In squeaker, Presbyterians reject divestment
Pro-Israel groups say close vote welcome but suggests future tension
Ethan Felson, assistant executive director of the Jewish Council for Public Affairs, at work at the Presbyterians’ General Assembly, says “the resolution failed because Presbyterians were called to their better nature.”
Photo by John Cushman
July 11, 2012
State and national Jewish leaders applauded the Presbyterian Church’s General Assembly for voting down a resolution that would have divested their stock holdings in three companies that do business with Israel.
At the same time, the Jewish leaders credited their own grassroots efforts in working to defeat the measure that — if it had passed — could have caused a severe rift between Jews and the church.
The vote against selling church stock in the Motorola, Caterpillar, and Hewlett-Packard Corporations was a narrow one, 333-331, with two abstentions.
Had it gone the other way, “it would not have been business as usual,” said Ethan Felson, assistant executive director of the Jewish Council for Public Affairs. “It would have been unprecedented. We would have had to figure out what the breach in the relationship would have meant.”
“We were proud to do our part to alert our local rabbis and engage with local Presbyterian delegates to the conference and share with them our vision for peace,” said Melanie Roth Gorelick, director of the Community Relations Committee of Greater MetroWest NJ, a day after the vote.
John Rosen, executive director of the American Jewish Committee’s Metro New Jersey Region, also helped coordinate local Jewish outreach to a dozen Presbyterian delegates and other church leaders prior to their convention.
“If it had passed, we would have had to stop and think seriously about what sort of projects we would be involved in with Presbyterians in the future,” he told NJ Jewish News. “It is not that we wouldn’t accept their phone calls, but we would make this a front-and-center item for the future.
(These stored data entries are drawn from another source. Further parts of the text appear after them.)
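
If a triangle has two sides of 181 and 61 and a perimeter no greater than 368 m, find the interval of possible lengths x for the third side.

120 < x ≤ 126

Triangle inequality alone gives 120 < x < 242.
The perimeter condition gives x ≤ 368 − 181 − 61 = 126.
Intersecting the two: 120 < x ≤ 126.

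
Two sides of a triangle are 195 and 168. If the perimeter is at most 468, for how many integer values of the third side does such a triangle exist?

Triangle inequality: 27 < x < 363. Perimeter ≤ 468 gives x ≤ 468 − 195 − 168 = 105.
So 27 < x ≤ 105; integers 28 through 105: 78 values.

78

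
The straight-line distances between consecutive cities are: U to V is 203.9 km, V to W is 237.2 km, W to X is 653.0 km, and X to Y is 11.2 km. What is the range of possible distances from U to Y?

200.7 ≤ UY ≤ 1105.3 km

The maximum is all hops collinear in one direction: 203.9 + 237.2 + 653.0 + 11.2 = 1105.3.
The longest hop is 653.0; the others sum to 452.3. Folding the others back against it leaves at least 653.0 − 452.3 = 200.7.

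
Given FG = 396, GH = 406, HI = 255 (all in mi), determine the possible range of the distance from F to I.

The maximum is all hops collinear in one direction: 396 + 406 + 255 = 1057.
The longest hop is 406; the others sum to 651. Since 406 ≤ 651, the path can fold back on itself completely, so the minimum distance is 0.

0 ≤ FI ≤ 1057 mi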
It would color every discussion we would have with them in the future.”
The Presbyterian Church USA, the largest branch of the denomination, has some two million members and maintains strong ties with Palestinian Christians on the West Bank.
Many Presbyterian leaders oppose Caterpillar for manufacturing bulldozers Israeli authorities use in demolishing Palestinian homes they consider illegal. Israeli security forces also use Motorola surveillance technology and Hewlett-Packard biometric systems.
For several years, Felson has been laboring “close to full time” to prevent mainline Protestant churches from divesting from Israel.
He was backed by the Israel Action Network — a project launched by JCPA and the Jewish Federations of North America — and Jewish community relations committees from across the country. Jewish organizations from across most of the political spectrum, including the left-leaning J Street and Americans for Peace Now, sent representatives to the Presbyterian convention site in Pittsburgh to oppose the resolution. Jewish groups argue that divestment, like boycotts, is a tactic associated with those who oppose the existence of the Jewish state, not just its treatment of the Palestinians.
In a July 6 phone interview from Pittsburgh, Felson told NJJN this year’s battle was especially tough.
“The major institutions of the church pulled out all the stops to pass divestment. It failed because Presbyterians were called to their better nature,” he said. “It was remarkable to see the presence of better angels. They strive to be peacemakers who are committed to both Palestinian Christians and to Israelis and their relations with Christians, Jews, and Muslims. They recognize that peacemakers not only don’t have to choose but need to be agents of reconciliation, not division.”
Like Felson, Gorelick said passage of the divestment resolution would have led to tension with local congregations.
“A lot of our interfaith work is done through our rabbis, and it really would have hurt relationships between the Jewish community and the Presbyterian community,” she said. “But we would have had to take a strong stand, and it could have hurt friendships at the local level.”
She added: “In the future we need to continue a dialogue with the Presbyterians about how to bring the Palestinians to the negotiating table. In my conversations with them, I learned they do not know the Jewish community’s efforts toward peace, and they are not aware of the U.S. government’s efforts for peace. They just think of Israel as a militaristic force that wants to dominate the Palestinians.”
Noting the narrow margin of victory, Rosen said, “The close vote tells us the next time it may well pass. Our goal at AJC in partnership with the CRCs and others involved is to try to develop more long-term relationships in the Presbyterian community as a way we can express our concern.”
Although the United Methodist Church and the Evangelical Lutheran Church have voted down divestment resolutions in recent conventions, the Quakers’ Friends Fiduciary Committee did agree to sell off its Caterpillar stock this year.